Puppy-Proof Your Home

A puppy-proofed home may sound like a fairy story but it can be achieved with some strategic adjustments around the house. Start with setting your home up for puppy potty training. If you are crate training your pup, ready it before you bring them home with comfy blankets and a treat or toy to tempt them in. Introduce your pup to its crate by leaving the door open for them to explore on their own. Make sure your pup has room in its crate to stand up, lie down, and turn around. Other ways to puppy-proof your home include:

  • Secure electrical cords to prevent them from getting chewed.
  • Move toxic plants and substances out of your pup's reach.
  • Close off openings where your puppy could get lost or stuck.
  • Put away anything your pup may be tempted to chew on or swallow.
  • Give them plenty of chew toys, stuffed animals, and balls to play with.

The best way to keep your puppy out of mischief is to make sure they are getting plenty of exercise and stimulation. If your pup is running around the house like a wild animal, it's a good time to take 10-15 minutes to play catch, go for a walk, or romp around in the yard with your furball. 

Feed Your Puppy High-Quality Food

At four to six weeks old, introduce your puppy to solid food by combining kibble with a milk replacer to make a gruel. This reduces gastrointestinal discomfort and helps them adjust to solid food. By eight weeks old your puppy should be ready for dry food. 

The best puppy foods feature ingredients that are healthy sources of protein, calcium, and calories. Ensure your puppies dog food has GRAIN – this is vital for a healthy heart. Try to stay away from items that include high quantities of corn or meat by-products; meat should always be the first ingredient. Three to four feedings each day are best for puppies. Smaller meals digest more and balance puppy energy levels. 

You should transition your puppy to adult food as they approach maturity because puppy food is particularly high in calories and nutritional supplements. Extended use of puppy food may cause obesity and orthopedic issues.

Train and Socialize Your Puppy

The most beneficial training you can give your puppy is socialization. A puppy must be socialized to enjoy interactions and feel at ease with other animals, people, locations, and activities.

Socializing should start when a puppy is between 3 and 14 weeks old. Begin socializing your puppy by encouraging friends and family to hold and pet your puppy. Once your pup is 16 weeks old and fully vaccinated, visiting the dog park can help them learn to get along with their peers. Taking your puppy to the groomers early and often will teach them to tolerate being handled.

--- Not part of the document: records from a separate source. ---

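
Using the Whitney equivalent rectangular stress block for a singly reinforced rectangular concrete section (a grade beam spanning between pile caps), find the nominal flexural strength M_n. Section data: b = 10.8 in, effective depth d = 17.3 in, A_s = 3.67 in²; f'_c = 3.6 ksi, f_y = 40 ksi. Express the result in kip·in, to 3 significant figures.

T = A_s f_y = 3.67 × 40 = 146.8 kips.
a = T/(0.85 f'_c b) = 146.8/(0.85 × 3.6 × 10.8) = 4.442 in.
M_n = T(d − a/2) = 146.8 × (17.3 − 2.221) = 2213.6 kip·in.

M_n ≈ 2210 kip·in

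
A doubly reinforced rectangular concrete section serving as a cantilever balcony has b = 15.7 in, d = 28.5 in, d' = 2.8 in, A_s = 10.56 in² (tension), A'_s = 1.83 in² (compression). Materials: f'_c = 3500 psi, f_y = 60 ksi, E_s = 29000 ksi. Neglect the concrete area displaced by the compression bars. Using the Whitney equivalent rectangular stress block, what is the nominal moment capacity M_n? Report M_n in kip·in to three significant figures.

M_n ≈ 14800 kip·in

Assume both steels yield.
a = (A_s − A'_s) f_y/(0.85 f'_c b) = (10.56 − 1.83) × 60/(0.85 × 3.5 × 15.7) = 11.214 in.
c = a/β₁ = 11.214/0.85 = 13.193 in; ε'_s = 0.003(c − d')/c = 0.0024 ≥ ε_y = 0.0021, so the compression steel yields.
M_n = (A_s − A'_s) f_y (d − a/2) + A'_s f_y (d − d') = 523.8 × (28.5 − 5.607) + 109.8 × (28.5 − 2.8) = 11991.4 + 2821.9 = 14813.3 kip·in.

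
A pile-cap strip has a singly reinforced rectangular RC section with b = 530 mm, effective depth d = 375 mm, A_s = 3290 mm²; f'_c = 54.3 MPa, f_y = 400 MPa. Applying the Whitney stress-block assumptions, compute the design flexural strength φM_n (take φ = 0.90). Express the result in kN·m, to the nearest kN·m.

T = A_s f_y = 3290 × 400 = 1316000 N = 1316 kN.
From C = T: a = T/(0.85 f'_c b) = 1316000/(0.85 × 54.3 × 530) = 53.80 mm.
M_n = T(d − a/2) = 1316 kN × (375 − 26.9) mm = 458.10 kN·m.
φM_n = 0.90 × 458.10 = 412.29 kN·m.

φM_n ≈ 412 kN·m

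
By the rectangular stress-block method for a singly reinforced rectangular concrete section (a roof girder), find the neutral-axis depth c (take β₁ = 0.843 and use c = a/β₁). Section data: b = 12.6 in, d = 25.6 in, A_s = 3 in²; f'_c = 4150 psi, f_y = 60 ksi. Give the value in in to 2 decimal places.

T = A_s f_y = 3 × 60 = 180 kips.
a = T/(0.85 f'_c b) = 180/(0.85 × 4.15 × 12.6) = 4.0498 in.
With β₁ = 0.843, c = a/β₁ = 4.0498/0.843 = 4.80 in.

c ≈ 4.80 in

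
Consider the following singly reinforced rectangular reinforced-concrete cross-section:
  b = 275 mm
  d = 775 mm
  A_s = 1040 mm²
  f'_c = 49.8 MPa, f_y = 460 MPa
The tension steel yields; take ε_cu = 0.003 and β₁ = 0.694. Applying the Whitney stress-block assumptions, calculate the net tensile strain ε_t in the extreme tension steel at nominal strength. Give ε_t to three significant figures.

ε_t ≈ 0.0363

a = A_s f_y/(0.85 f'_c b) = 41.10 mm.
β₁ = 0.694, so c = a/β₁ = 41.10/0.694 = 59.22 mm.
From the linear strain diagram with ε_cu = 0.003: ε_t = 0.003 (d − c)/c = 0.003 × (775 − 59.22)/59.22 = 0.0363.
Since ε_t ≥ 0.005, the section is tension-controlled.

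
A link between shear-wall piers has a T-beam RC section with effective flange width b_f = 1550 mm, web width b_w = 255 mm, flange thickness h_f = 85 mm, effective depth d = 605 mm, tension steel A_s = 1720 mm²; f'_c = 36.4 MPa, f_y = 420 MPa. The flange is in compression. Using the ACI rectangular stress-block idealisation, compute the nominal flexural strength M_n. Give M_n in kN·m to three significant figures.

Tension: T = A_s f_y = 1720 × 420 = 722400 N.
Try a within the flange: a = T/(0.85 f'_c b_f) = 722400/(0.85 × 36.4 × 1550) = 15.06 mm.
Since a = 15.06 ≤ h_f = 85 mm, the stress block lies entirely in the flange; analyse as a rectangular beam of width b_f.
M_n = T(d − a/2) = 722400 × (605 − 7.53) = 431.61 × 10⁶ N·mm.
M_n = 431.61 kN·m.

M_n ≈ 432 kN·m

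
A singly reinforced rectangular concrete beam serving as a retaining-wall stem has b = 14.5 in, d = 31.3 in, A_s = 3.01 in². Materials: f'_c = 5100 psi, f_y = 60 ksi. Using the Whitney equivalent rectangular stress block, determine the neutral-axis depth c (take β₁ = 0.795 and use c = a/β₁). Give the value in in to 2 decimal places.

T = A_s f_y = 3.01 × 60 = 180.6 kips.
a = T/(0.85 f'_c b) = 180.6/(0.85 × 5.1 × 14.5) = 2.8732 in.
With β₁ = 0.795, c = a/β₁ = 2.8732/0.795 = 3.61 in.

c ≈ 3.61 in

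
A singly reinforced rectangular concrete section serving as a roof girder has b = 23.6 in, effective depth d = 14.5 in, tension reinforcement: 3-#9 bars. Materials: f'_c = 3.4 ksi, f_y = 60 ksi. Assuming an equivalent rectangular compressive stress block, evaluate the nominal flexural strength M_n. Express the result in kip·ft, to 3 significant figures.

M_n ≈ 198 kip·ft

A_s = 3 × 1 = 3 in².
T = A_s f_y = 3 × 60 = 180 kips.
a = T/(0.85 f'_c b) = 180/(0.85 × 3.4 × 23.6) = 2.639 in.
M_n = T(d − a/2) = 180 × (14.5 − 1.3195) = 2372.5 kip·in = 2372.5/12 = 197.71 kip·ft.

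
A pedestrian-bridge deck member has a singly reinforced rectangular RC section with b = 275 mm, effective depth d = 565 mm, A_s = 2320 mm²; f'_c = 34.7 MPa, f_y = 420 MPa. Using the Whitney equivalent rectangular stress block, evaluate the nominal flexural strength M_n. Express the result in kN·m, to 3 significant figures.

M_n ≈ 492 kN·m

T = A_s f_y = 2320 × 420 = 974400 N = 974.4 kN.
From C = T: a = T/(0.85 f'_c b) = 974400/(0.85 × 34.7 × 275) = 120.13 mm.
M_n = T(d − a/2) = 974.4 kN × (565 − 60.065) mm = 492.01 kN·m.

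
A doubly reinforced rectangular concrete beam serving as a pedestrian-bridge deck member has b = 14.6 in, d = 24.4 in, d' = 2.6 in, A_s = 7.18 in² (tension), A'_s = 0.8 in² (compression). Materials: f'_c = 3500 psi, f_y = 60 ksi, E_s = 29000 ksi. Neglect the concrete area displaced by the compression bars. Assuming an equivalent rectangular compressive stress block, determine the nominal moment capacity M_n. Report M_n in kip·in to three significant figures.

M_n ≈ 8700 kip·in

Assume both steels yield.
a = (A_s − A'_s) f_y/(0.85 f'_c b) = (7.18 − 0.8) × 60/(0.85 × 3.5 × 14.6) = 8.813 in.
c = a/β₁ = 8.813/0.85 = 10.368 in; ε'_s = 0.003(c − d')/c = 0.0022 ≥ ε_y = 0.0021, so the compression steel yields.
M_n = (A_s − A'_s) f_y (d − a/2) + A'_s f_y (d − d') = 382.8 × (24.4 − 4.4065) + 48 × (24.4 − 2.6) = 7653.5 + 1046.4 = 8699.9 kip·in.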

You can start teaching your puppy simple commands such as come, sit, down, and stay at around 8 weeks of age in training sessions that last no longer than 5 to 10 minutes and always end on a positive note.

Spay or Neuter

Spaying or neutering your pooch reduces the number of stray dogs that end up being euthanized. Small breed dogs are mature enough to spay or neuter at around 6 months of age, while larger breeds may not be mature enough until 16 to 18 months old. Nevertheless, scheduling your pup's spay or neuter as soon as they are mature enough makes the surgery easier for your veterinarian and helps your puppy recover faster.